More MLB teams need to get proactive in preventing traumatic foul ball injuries: Editorial

CLEVELAND, OH (WOIO) - When a 2 year old was struck in the face with a foul ball last week, the discussion of fan safety heated up another notch. For millions of people, attending a baseball game live is an absolute thrill, but the ticket also carries with it some responsibility.

Where you sit in the stadium can matter a lot. Seats behind home plate provide netting for fans, so foul balls aren't an issue. And out in the outfield, there's plenty of time to see a ball flying toward you. It's on the first and third base lines that require a ton of attention. A ball can come off a bat so fast there's almost no time to respond. Back in May, a Chardon woman lost an eye sitting near the third base dugout of a Lake County Captains game.
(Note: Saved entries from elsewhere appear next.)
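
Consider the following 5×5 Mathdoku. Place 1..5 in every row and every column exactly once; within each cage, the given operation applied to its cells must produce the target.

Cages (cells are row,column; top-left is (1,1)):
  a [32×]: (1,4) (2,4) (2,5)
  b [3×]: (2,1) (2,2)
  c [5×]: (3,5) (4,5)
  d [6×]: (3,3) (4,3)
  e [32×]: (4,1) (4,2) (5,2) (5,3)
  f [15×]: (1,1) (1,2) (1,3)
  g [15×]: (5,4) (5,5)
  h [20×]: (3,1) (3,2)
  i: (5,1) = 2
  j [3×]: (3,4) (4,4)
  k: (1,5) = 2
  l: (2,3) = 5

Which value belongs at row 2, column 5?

The 3 cells of cage a must have product 32; hence (1,4) = 4.
K is a freebie, which forces (1,5) = 2.
Cage l is a single given cell, so (2,3) = 5.
Cage a needs product 32, which forces (2,4) = 2.
Cage a has product 32, which forces (2,5) = 4.
Cage i is a single given cell, leaving (5,1) = 2.
Cage e has product 32, which forces (4,1) = 4.
The 4 cells of cage e must have product 32; hence (4,2) = 2.
Row 4 now contains 2; hence (4,3) = 3.
3 is placed in row 4; hence (4,4) = 1.
Row 4 already has 1, leaving (4,5) = 5.
Column 5 already has 5, leaving (5,5) = 3.
Column 3 already has 3, so (1,3) = 1.
4 is placed in column 1; hence (3,1) = 5.
Cage h needs two cells with product 20, leaving (3,2) = 4.
Column 3 already has 3, which forces (3,3) = 2.
Column 4 already has 1, which forces (3,4) = 3.
Column 5 already has 5, which forces (3,5) = 1.
Column 2 now contains 4, leaving (5,2) = 1.
Column 3 now contains 1, which forces (5,3) = 4.
Row 5 already has 3; hence (5,4) = 5.
Column 1 now contains 5, so (1,1) = 3.
The 3 cells of cage f must have product 15, so (1,2) = 5.
Cage b needs two cells with product 3, leaving (2,1) = 1.
Column 2 already has 1, leaving (2,2) = 3.
Completed grid: 3 5 1 4 2 / 1 3 5 2 4 / 5 4 2 3 1 / 4 2 3 1 5 / 2 1 4 5 3.

4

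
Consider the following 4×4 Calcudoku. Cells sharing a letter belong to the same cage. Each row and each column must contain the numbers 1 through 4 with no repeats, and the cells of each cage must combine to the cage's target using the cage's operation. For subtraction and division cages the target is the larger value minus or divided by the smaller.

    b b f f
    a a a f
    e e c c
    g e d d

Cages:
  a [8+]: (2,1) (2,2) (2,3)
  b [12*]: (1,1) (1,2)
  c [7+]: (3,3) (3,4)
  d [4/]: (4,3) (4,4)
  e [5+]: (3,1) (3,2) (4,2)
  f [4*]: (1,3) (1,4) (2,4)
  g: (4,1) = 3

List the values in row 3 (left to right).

Cage g is a single given cell, so (4,1) = 3.
3 is placed in column 1, which forces (1,1) = 4.
The two cells of cage b must have product 12, so (1,2) = 3.
Row 1 already has 4; hence (1,4) = 1.
Column 1 already has 4, which forces (2,1) = 1.
1 is placed in row 2; hence (2,2) = 4.
Row 2 already has 4, so (2,3) = 3.
Column 4 already has 1; hence (2,4) = 2.
Column 1 now contains 1, so (3,1) = 2.
Column 2 already has 3, which forces (3,2) = 1.
Column 3 now contains 3, which forces (3,3) = 4.
4 is placed in row 3, which forces (3,4) = 3.
Column 2 already has 1, so (4,2) = 2.
Column 3 already has 4, leaving (4,3) = 1.
Column 4 already has 1; hence (4,4) = 4.
1 is placed in row 1; hence (1,3) = 2.
Completed grid: 4 3 2 1 / 1 4 3 2 / 2 1 4 3 / 3 2 1 4.

2 1 4 3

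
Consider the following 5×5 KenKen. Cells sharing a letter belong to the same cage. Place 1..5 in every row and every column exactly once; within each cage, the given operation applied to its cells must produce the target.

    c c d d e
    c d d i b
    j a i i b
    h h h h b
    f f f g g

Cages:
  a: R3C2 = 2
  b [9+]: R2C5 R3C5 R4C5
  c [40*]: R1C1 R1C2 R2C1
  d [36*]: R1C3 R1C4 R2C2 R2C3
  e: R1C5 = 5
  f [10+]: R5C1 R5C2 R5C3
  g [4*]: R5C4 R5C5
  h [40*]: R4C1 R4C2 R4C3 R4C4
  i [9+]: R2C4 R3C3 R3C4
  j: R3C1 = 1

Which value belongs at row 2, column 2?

Cage e is given, leaving R1C5 = 5.
Cage j is given, which forces R3C1 = 1.
Cage a is given, so R3C2 = 2.
Cage c has product 40, leaving R1C1 = 2.
Column 2 now contains 2, so R1C2 = 4.
Cage c needs product 40, so R2C1 = 5.
5 is placed in column 1; hence R4C1 = 4.
Column 1 already has 4; hence R5C1 = 3.
Cage d needs product 36, leaving R2C2 = 3.
The 4 cells of cage d must have product 36, leaving R2C3 = 4.
4 is placed in row 2, which forces R2C5 = 2.
Column 5 already has 2, leaving R4C5 = 3.
The 3 cells of cage f must have sum 10, which forces R5C2 = 5.
Cage f needs sum 10, which forces R5C3 = 2.
Row 2 now contains 2, leaving R2C4 = 1.
3 is placed in column 5, leaving R3C5 = 4.
Column 2 already has 5, which forces R4C2 = 1.
Cage h has product 40, so R4C3 = 5.
Cage h has product 40; hence R4C4 = 2.
Column 4 already has 1, which forces R5C4 = 4.
Column 5 now contains 4; hence R5C5 = 1.
The 4 cells of cage d must have product 36, leaving R1C3 = 1.
Column 4 already has 1, leaving R1C4 = 3.
Column 3 now contains 5, leaving R3C3 = 3.
Cage i has sum 9, leaving R3C4 = 5.
The full grid is 2 4 1 3 5 / 5 3 4 1 2 / 1 2 3 5 4 / 4 1 5 2 3 / 3 5 2 4 1.

3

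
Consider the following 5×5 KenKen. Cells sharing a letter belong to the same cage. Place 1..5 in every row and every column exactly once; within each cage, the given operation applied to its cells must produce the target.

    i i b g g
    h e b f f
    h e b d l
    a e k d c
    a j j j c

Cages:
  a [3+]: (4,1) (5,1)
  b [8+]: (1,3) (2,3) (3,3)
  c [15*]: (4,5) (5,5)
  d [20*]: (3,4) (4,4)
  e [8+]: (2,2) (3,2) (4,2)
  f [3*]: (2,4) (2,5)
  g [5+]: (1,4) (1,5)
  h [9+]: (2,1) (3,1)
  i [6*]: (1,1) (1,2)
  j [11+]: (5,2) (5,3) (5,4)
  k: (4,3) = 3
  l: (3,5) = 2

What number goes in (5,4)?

L is a freebie, leaving (3,5) = 2.
Cage k is a single given cell, so (4,3) = 3.
3 is placed in row 4, which forces (4,5) = 5.
Column 5 now contains 5, leaving (5,5) = 3.
Cage f needs two cells with product 3, which forces (2,4) = 3.
3 is placed in column 5, leaving (2,5) = 1.
The two cells of cage d must have product 20, so (3,4) = 5.
Row 4 already has 5; hence (4,4) = 4.
4 is placed in column 4; hence (5,4) = 2.
4 is placed in column 4, which forces (1,4) = 1.
Column 5 now contains 1, leaving (1,5) = 4.
The two cells of cage h must have sum 9, leaving (2,1) = 5.
5 is placed in row 2, leaving (2,2) = 4.
5 is placed in row 2, which forces (2,3) = 2.
5 is placed in row 3, which forces (3,1) = 4.
5 is placed in row 3, so (3,3) = 1.
Cage a needs two cells with sum 3; hence (4,1) = 2.
Row 4 already has 2; hence (4,2) = 1.
Row 5 now contains 2, which forces (5,1) = 1.
Column 2 now contains 4, which forces (5,2) = 5.
Row 5 now contains 5, which forces (5,3) = 4.
Column 1 now contains 2, which forces (1,1) = 3.
The two cells of cage i must have product 6, which forces (1,2) = 2.
Column 3 already has 2; hence (1,3) = 5.
Row 3 now contains 1; hence (3,2) = 3.
Filled in: 3 2 5 1 4 / 5 4 2 3 1 / 4 3 1 5 2 / 2 1 3 4 5 / 1 5 4 2 3.

2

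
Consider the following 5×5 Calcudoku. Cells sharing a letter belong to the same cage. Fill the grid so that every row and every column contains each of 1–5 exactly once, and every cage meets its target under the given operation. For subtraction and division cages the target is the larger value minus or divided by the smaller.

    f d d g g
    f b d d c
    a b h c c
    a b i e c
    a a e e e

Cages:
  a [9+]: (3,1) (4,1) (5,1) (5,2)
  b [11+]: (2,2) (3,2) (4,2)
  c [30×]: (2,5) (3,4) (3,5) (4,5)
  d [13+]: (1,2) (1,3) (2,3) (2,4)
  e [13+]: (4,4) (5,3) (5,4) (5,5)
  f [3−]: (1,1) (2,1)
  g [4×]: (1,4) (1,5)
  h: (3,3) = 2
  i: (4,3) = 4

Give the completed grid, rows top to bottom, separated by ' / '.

2 3 5 1 4 / 5 2 1 4 3 / 3 4 2 5 1 / 1 5 4 3 2 / 4 1 3 2 5

Cage h is given, leaving (3,3) = 2.
I is a freebie, which forces (4,3) = 4.
In column 2, 1 can only go at (5,2), so (5,2) = 1.
Column 2 needs a 3, and only (1,2) is open for it.
Row 1 already has 3, so (1,3) = 5.
5 is placed in column 3, leaving (5,3) = 3.
Row 1 already has 5, leaving (1,1) = 2.
Cage f's pair has difference 3, which forces (2,1) = 5.
Column 3 already has 3, leaving (2,3) = 1.
Cage d has sum 13, leaving (2,4) = 4.
Column 1 already has 5; hence (5,1) = 4.
4 is placed in column 4, so (1,4) = 1.
The two cells of cage g must have product 4, leaving (1,5) = 4.
4 is placed in row 2, leaving (2,2) = 2.
Row 2 now contains 2, so (2,5) = 3.
Cage b has sum 11, leaving (3,2) = 4.
Cage b has sum 11; hence (4,2) = 5.
The 4 cells of cage e must have sum 13; hence (4,4) = 3.
Cage a has sum 9; hence (3,1) = 3.
Column 4 now contains 3, leaving (3,4) = 5.
The 4 cells of cage c must have product 30, leaving (3,5) = 1.
3 is placed in row 4, leaving (4,1) = 1.
The 4 cells of cage c must have product 30; hence (4,5) = 2.
5 is placed in column 4, leaving (5,4) = 2.
2 is placed in column 5, which forces (5,5) = 5.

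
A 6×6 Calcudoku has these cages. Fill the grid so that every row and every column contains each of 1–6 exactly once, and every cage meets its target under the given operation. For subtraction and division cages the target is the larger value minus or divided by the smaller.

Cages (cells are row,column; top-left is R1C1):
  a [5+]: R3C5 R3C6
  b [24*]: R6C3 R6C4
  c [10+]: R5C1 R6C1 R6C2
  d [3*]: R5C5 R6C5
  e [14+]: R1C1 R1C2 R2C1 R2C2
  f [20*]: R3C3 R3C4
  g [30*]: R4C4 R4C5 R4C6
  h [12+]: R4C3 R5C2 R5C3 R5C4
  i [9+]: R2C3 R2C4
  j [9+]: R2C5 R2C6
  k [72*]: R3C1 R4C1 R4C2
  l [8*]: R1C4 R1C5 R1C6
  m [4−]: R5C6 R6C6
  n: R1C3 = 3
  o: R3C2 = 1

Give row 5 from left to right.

Cage n is a single given cell; hence R1C3 = 3.
Cage o is a single given cell, so R3C2 = 1.
The only place for 1 in row 2 is R2C1.
The only place for 2 in row 2 is R2C2.
The only place for 6 in row 3 is R3C1.
Column 1 already has 6; hence R1C1 = 5.
The 4 cells of cage e must have sum 14, which forces R1C2 = 6.
The 3 cells of cage c must have sum 10; hence R6C2 = 5.
The only place for 2 in row 4 is R4C3.
The only place for 4 in row 5 is R5C2.
Cage k has product 72, which forces R4C1 = 4.
Column 2 already has 4, so R4C2 = 3.
Row 5 needs a 2, and only R5C1 is open for it.
2 is placed in column 1, so R6C1 = 3.
Row 6 now contains 3, leaving R6C5 = 1.
1 is placed in row 6, leaving R6C6 = 2.
The two cells of cage a must have sum 5, so R3C5 = 2.
2 is placed in column 6, which forces R3C6 = 3.
1 is placed in column 5; hence R5C5 = 3.
Cage m needs two cells with difference 4, leaving R5C6 = 6.
The 3 cells of cage l must have product 8, which forces R1C4 = 2.
2 is placed in column 5, leaving R1C5 = 4.
Cage l has product 8; hence R1C6 = 1.
4 is placed in column 5, leaving R2C5 = 5.
Row 2 now contains 5, so R2C6 = 4.
5 is placed in column 5, which forces R4C5 = 6.
1 is placed in column 6, leaving R4C6 = 5.
Row 2 now contains 4, which forces R2C3 = 6.
Row 2 now contains 4, so R2C4 = 3.
5 is placed in row 4, so R4C4 = 1.
1 is placed in column 4; hence R5C4 = 5.
Column 3 already has 6, leaving R6C3 = 4.
4 is placed in row 6, so R6C4 = 6.
4 is placed in column 3, leaving R3C3 = 5.
Column 4 already has 5, which forces R3C4 = 4.
5 is placed in row 5, leaving R5C3 = 1.
Completed grid: 5 6 3 2 4 1 / 1 2 6 3 5 4 / 6 1 5 4 2 3 / 4 3 2 1 6 5 / 2 4 1 5 3 6 / 3 5 4 6 1 2.

2 4 1 5 3 6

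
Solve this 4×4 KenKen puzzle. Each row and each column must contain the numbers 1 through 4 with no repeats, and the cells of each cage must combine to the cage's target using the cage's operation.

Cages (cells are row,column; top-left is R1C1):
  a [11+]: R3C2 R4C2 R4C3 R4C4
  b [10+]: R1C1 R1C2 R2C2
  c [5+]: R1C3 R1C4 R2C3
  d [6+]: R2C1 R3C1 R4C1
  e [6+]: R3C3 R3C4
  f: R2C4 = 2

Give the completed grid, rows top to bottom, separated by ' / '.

4 2 3 1 / 3 4 1 2 / 1 3 2 4 / 2 1 4 3

Cage f is a single given cell; hence R2C4 = 2.
Column 4 now contains 2; hence R3C4 = 4.
The 3 cells of cage c must have sum 5; hence R1C3 = 3.
Column 4 now contains 2, leaving R1C4 = 1.
Row 2 already has 2, which forces R2C3 = 1.
Row 3 now contains 4, leaving R3C3 = 2.
2 is placed in column 3; hence R4C3 = 4.
1 is placed in column 4, which forces R4C4 = 3.
3 is placed in row 1, which forces R1C1 = 4.
Cage b needs sum 10, so R1C2 = 2.
Row 2 already has 1, so R2C1 = 3.
Cage b needs sum 10, so R2C2 = 4.
Cage d has sum 6, leaving R3C1 = 1.
Row 3 now contains 2, so R3C2 = 3.
The 3 cells of cage d must have sum 6, leaving R4C1 = 2.
4 is placed in row 4, which forces R4C2 = 1.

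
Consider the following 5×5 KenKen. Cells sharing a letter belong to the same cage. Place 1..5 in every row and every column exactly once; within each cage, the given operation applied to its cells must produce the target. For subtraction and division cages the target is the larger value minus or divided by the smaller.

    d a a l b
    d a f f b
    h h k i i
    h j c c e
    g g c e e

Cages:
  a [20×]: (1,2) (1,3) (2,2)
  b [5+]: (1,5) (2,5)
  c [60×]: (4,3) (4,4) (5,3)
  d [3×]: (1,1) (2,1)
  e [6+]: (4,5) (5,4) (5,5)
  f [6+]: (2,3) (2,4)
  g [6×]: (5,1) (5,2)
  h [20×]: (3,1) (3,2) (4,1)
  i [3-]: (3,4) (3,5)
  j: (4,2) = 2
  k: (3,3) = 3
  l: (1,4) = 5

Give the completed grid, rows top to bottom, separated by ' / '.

L is a freebie, so (1,4) = 5.
Cage k is a single given cell; hence (3,3) = 3.
J is a freebie, leaving (4,2) = 2.
2 is placed in column 2, so (5,2) = 3.
Cage a has product 20, which forces (2,2) = 5.
Cage c needs product 60, leaving (4,4) = 3.
3 is placed in row 4; hence (4,5) = 1.
Row 5 already has 3, which forces (5,1) = 2.
2 is placed in row 5, leaving (5,4) = 1.
2 is placed in row 5; hence (5,5) = 4.
Cage i needs two cells with difference 3, which forces (3,4) = 2.
Column 5 now contains 4, which forces (3,5) = 5.
The 3 cells of cage c must have product 60, leaving (4,3) = 4.
Row 5 already has 4, so (5,3) = 5.
The 3 cells of cage a must have product 20, so (1,2) = 4.
Column 3 now contains 4; hence (1,3) = 1.
Column 3 now contains 4, which forces (2,3) = 2.
2 is placed in column 4, which forces (2,4) = 4.
Row 2 now contains 2, which forces (2,5) = 3.
Column 2 already has 4, so (3,2) = 1.
Row 4 now contains 4, leaving (4,1) = 5.
1 is placed in row 1; hence (1,1) = 3.
3 is placed in column 5, so (1,5) = 2.
3 is placed in row 2, which forces (2,1) = 1.
1 is placed in row 3, which forces (3,1) = 4.

3 4 1 5 2 / 1 5 2 4 3 / 4 1 3 2 5 / 5 2 4 3 1 / 2 3 5 1 4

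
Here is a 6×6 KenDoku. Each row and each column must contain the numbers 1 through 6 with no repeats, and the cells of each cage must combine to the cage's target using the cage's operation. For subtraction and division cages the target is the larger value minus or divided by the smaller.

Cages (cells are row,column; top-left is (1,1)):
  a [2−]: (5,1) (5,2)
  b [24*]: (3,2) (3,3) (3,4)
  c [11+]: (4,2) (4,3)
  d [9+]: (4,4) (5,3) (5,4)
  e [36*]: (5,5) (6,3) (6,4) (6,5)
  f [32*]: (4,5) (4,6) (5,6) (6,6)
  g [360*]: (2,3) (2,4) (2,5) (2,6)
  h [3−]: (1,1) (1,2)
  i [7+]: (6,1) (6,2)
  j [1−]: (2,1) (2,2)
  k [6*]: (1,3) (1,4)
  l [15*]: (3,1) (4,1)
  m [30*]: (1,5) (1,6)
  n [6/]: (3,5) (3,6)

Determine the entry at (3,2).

Cage f has product 32, leaving (4,5) = 4.
Row 3 needs a 5, and only (3,1) is open for it.
5 is placed in column 1; hence (4,1) = 3.
Row 6 needs a 5, and only (6,2) is open for it.
Column 2 already has 5; hence (4,2) = 6.
Cage c's pair has sum 11, so (4,3) = 5.
The two cells of cage i must have sum 7, which forces (6,1) = 2.
In row 2, 1 can only go at (2,1), so (2,1) = 1.
Cage j's pair has difference 1, which forces (2,2) = 2.
2 is placed in column 2, leaving (5,2) = 4.
Row 5 already has 4; hence (5,1) = 6.
Cage f has product 32; hence (6,6) = 4.
6 is placed in column 1, so (1,1) = 4.
The two cells of cage h must have difference 3, leaving (1,2) = 1.
Column 2 now contains 1, which forces (3,2) = 3.
Cage d has sum 9, leaving (5,4) = 5.
Cage e needs product 36, which forces (5,5) = 2.
Row 5 already has 2, leaving (5,6) = 1.
The two cells of cage n must have quotient 6; hence (3,5) = 1.
Column 6 now contains 1, which forces (3,6) = 6.
Cage d needs sum 9, leaving (4,4) = 1.
Column 6 now contains 1; hence (4,6) = 2.
Row 5 already has 2; hence (5,3) = 3.
Column 3 now contains 3, which forces (1,3) = 2.
Cage k needs two cells with product 6, which forces (1,4) = 3.
Cage m's pair has product 30, which forces (1,5) = 6.
Column 6 now contains 6, so (1,6) = 5.
Column 6 now contains 5, so (2,6) = 3.
Column 3 already has 2, so (3,3) = 4.
4 is placed in row 3, leaving (3,4) = 2.
Cage e needs product 36, which forces (6,3) = 1.
3 is placed in column 4; hence (6,4) = 6.
Column 5 now contains 6; hence (6,5) = 3.
4 is placed in column 3, so (2,3) = 6.
Column 4 now contains 6, so (2,4) = 4.
3 is placed in row 2, so (2,5) = 5.
Completed grid: 4 1 2 3 6 5 / 1 2 6 4 5 3 / 5 3 4 2 1 6 / 3 6 5 1 4 2 / 6 4 3 5 2 1 / 2 5 1 6 3 4.

3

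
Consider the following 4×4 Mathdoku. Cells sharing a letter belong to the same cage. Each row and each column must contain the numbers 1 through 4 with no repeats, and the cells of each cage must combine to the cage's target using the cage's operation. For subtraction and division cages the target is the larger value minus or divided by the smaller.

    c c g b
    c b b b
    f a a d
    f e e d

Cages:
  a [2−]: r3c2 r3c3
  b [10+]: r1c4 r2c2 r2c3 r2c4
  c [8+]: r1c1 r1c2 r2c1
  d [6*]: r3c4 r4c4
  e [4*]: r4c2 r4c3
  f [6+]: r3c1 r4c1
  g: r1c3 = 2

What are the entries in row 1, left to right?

G is a freebie, leaving r1c3 = 2.
The only place for 3 in row 4 is r4c4.
Column 4 now contains 3, which forces r3c4 = 2.
The 4 cells of cage b must have sum 10, which forces r2c2 = 2.
Cage b needs sum 10; hence r2c3 = 3.
Row 3 already has 2, so r3c1 = 4.
Column 3 now contains 3, leaving r3c3 = 1.
Cage f's pair has sum 6, which forces r4c1 = 2.
Column 3 already has 1, leaving r4c3 = 4.
The 3 cells of cage c must have sum 8, so r1c1 = 3.
Cage c has sum 8, so r1c2 = 4.
4 is placed in row 1, so r1c4 = 1.
Column 1 already has 4, leaving r2c1 = 1.
1 is placed in column 4, which forces r2c4 = 4.
Row 3 already has 1, which forces r3c2 = 3.
Row 4 now contains 4; hence r4c2 = 1.
Completed grid: 3 4 2 1 / 1 2 3 4 / 4 3 1 2 / 2 1 4 3.

3 4 2 1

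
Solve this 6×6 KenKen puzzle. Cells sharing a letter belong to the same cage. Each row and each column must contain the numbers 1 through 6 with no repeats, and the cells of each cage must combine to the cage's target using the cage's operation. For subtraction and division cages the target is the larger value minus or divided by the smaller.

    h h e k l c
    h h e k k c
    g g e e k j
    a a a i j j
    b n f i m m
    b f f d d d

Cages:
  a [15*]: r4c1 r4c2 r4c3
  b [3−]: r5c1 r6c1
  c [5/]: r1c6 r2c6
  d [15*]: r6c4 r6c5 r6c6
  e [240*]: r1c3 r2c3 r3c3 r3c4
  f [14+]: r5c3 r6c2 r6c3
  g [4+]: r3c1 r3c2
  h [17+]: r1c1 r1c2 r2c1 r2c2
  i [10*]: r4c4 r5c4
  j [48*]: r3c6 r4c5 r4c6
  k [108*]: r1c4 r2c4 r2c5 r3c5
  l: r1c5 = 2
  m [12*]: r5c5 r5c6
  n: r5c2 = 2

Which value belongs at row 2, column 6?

L is a freebie, so r1c5 = 2.
Cage n is given, which forces r5c2 = 2.
Row 5 now contains 2, so r5c4 = 5.
5 is placed in column 4, leaving r4c4 = 2.
Row 3 needs a 5, and only r3c3 is open for it.
In row 3, 2 can only go at r3c6, so r3c6 = 2.
The only place for 4 in row 3 is r3c4.
In row 3, 6 can only go at r3c5, so r3c5 = 6.
6 is placed in column 5, which forces r4c5 = 4.
Cage j needs product 48, which forces r4c6 = 6.
Column 5 now contains 4, leaving r5c5 = 3.
Row 5 already has 3, so r5c6 = 4.
3 is placed in column 5, which forces r2c5 = 1.
1 is placed in row 2, which forces r2c6 = 5.
Row 5 already has 4, so r5c3 = 6.
1 is placed in column 5; hence r6c5 = 5.
5 is placed in column 6, so r1c6 = 1.
Row 5 now contains 6; hence r5c1 = 1.
Cage b needs two cells with difference 3; hence r6c1 = 4.
Row 6 already has 5, leaving r6c2 = 6.
The 3 cells of cage f must have sum 14; hence r6c3 = 2.
1 is placed in column 6, leaving r6c6 = 3.
Cage h has sum 17, leaving r1c2 = 5.
Column 1 now contains 1, so r3c1 = 3.
Cage g's pair has sum 4, so r3c2 = 1.
Column 1 now contains 3, which forces r4c1 = 5.
Column 2 already has 1, leaving r4c2 = 3.
3 is placed in row 4; hence r4c3 = 1.
Row 6 already has 3, so r6c4 = 1.
Column 1 now contains 3, leaving r1c1 = 6.
Row 1 now contains 6, which forces r1c4 = 3.
Cage h has sum 17, leaving r2c1 = 2.
Column 2 already has 3; hence r2c2 = 4.
Row 2 now contains 4, leaving r2c3 = 3.
Column 4 already has 3; hence r2c4 = 6.
Row 1 already has 3, which forces r1c3 = 4.
The full grid is 6 5 4 3 2 1 / 2 4 3 6 1 5 / 3 1 5 4 6 2 / 5 3 1 2 4 6 / 1 2 6 5 3 4 / 4 6 2 1 5 3.

5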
When I'm at a game watching the fans nearest to the action, I cringe at a lot of pitches. Fans with young children who aren't old enough to watch every pitch or react quickly enough, and people with their faces buried in their phones are at risk. We're talking about one or two seconds and a life could be changed.

A simple net can change everything.

Some people don't want the nets. They say it's other people's responsibility to seat their kids elsewhere, put down their phones and watch every pitch – and they may even be right.

In the end, though, the benefit of watching a game without a net just doesn't outweigh the pain and suffering that results when things go wrong. The Reds, Padres, Mariners and Rockies have all agreed to extend their netting beyond the dugout. The Indians say they'll look at the issue after the season is over.